I read a story written in 50s to 60s about astronauts stuck on the moon. And they figure out how to get everything they need to survive from minerals on the moon: water, air, nutrients.
Similar to The Martian.
The Moon is Hell!, a 1951 novel by John W. Campbell, Jr.. Does any of these covers look familiar? The story has its own Wikipedia page. Here is a review from the The Magazine of Fantasy and Science Fiction, August 1951 (available at the Internet Archive):
John W. Campbell Jr.'s THE MOON IS HELL! (Fantasy Press) is an extraordinary short novel: the diary of a stranded lunar expedition which creates its own living conditions out of that barren satellite—a narrative with much of the fascination of a SWISS FAMILY ROBINSON or a ROBINSON CRUSOE, and with Defoe's own dry convincing factuality.
Except for a prologue and an epilogue, the story is told in the form of a diary.

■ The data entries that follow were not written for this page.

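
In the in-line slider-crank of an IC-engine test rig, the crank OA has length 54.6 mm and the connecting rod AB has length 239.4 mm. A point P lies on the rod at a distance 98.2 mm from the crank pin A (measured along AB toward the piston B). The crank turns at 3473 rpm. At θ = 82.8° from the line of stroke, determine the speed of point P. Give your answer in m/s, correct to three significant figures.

20.0

ω = 363.7 rad/s.  Crank-pin speed |V_A| = rω = 19.858 m/s, perpendicular to OA.
Rod angle: sinφ = −(r/L) sinθ ⇒ φ = -13.078°; ω_rod = −rω cosθ/√(L²−r²sin²θ) = -10.673 rad/s.
V_P = V_A + ω_rod × AP, with AP = 0.0982 m along the rod.
Components: V_Px = −rω sinθ − a·ω_rod·sinφ = -19.938 m/s;  V_Py = rω cosθ + a·ω_rod·cosφ = +1.4679 m/s.
|V_P| = √(V_Px² + V_Py²) = 19.992 m/s.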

The second expedition to the moon lands in the middle of the far side, out of communication with Earth:
Dr. James Harwood Garner was the leader of this party of carefully chosen men, and in the name of the United States of America, he claimed the so-called dark half of the moon. Half a world! Millions, tens of millions of square miles of utterly barren surface, surface never seen by Terrestrian eyes, save when, five years before, Capt. Roger Wilson had circumnavigated the moon twice, landing for two brief days on the Earthward side, and claimed that.
Disaster strikes:
Outside, the relief ship lies, a crushed, red-hot mass of broken, glowing metal. It arrived this afternoon, twenty-one hours late.

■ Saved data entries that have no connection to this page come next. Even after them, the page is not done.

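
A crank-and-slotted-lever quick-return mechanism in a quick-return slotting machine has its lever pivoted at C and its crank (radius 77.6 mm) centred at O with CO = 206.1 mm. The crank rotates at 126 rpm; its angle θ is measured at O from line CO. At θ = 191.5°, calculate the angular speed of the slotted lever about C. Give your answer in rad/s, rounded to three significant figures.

7.42

ω = 13.19 rad/s (from 126 rpm).
Crank pin A relative to C: A = (d + r cosθ, r sinθ); lever angle φ = atan2(r sinθ, d + r cosθ).
Differentiating tanφ: φ̇ = rω(d cosθ + r)/(d² + r² + 2dr cosθ).
d² + r² + 2dr cosθ = |CA|² = 0.0171544 m²;  d cosθ + r = -0.12436 m.
|ω_lever| = |0.0776·13.19·-0.12436| / 0.0171544 = 7.4229 rad/s.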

The meaning of this to us, is terrible. It will be at least one full month before Earth even knows that the relief expedition has failed. It will take at least another for action to be started. And not less than five months will be necessary to build a new relief ship. This means that not less than seven months must pass before we can hope for relief—and we have oxygen for two months more! Food we can cut down on, but oxygen we cannot reduce.
Campbell's heroes figure out how to live off the land:
Again today the food supply was generously helped out by a portion of the sticky, tarry liquid Moore is producing. We are all helping Moore set up the complicated apparatus he needs—and also mining our food supplies! Food and air from the rocks! Man has conquered this frozen hell, and is living off the most inhospitable territory ever touched. I believe that with men like these we could have wrested a living from cold, frozen Pluto itself!
Finally they are rescued:
The Garner expedition is ended. The frozen hell of the Moon was left behind. But an enormous thing had been accomplished. Thirteen men, by the might of their brains, and the work of their hands, had wrested from Luna a living, and more, comfort. Had they but known of RB-X solution, they need never had feared. They had established an outpost! The Castle! What memories of the great and the famous that stirs in our minds today? Duncan—Rice—Johansen—Murgatroyd—
Possibly the 1951 Arthur C. Clarke short story If I Forget Thee, Oh Earth?
This involves the last humans living in a self-sustaining moon colony after a nuclear war leaves Earth uninhabitable.
If you are seeking something longer, perhaps the 1969 novel by D S Halacy "Return From Luna"
An eighteen-year-old boy looks forward to spending time on the moon as research assistant to his physics professor. But soon after they arrive nuclear war is reported on earth cutting off supplies of oxygen, water, and food and the base must struggle for survival.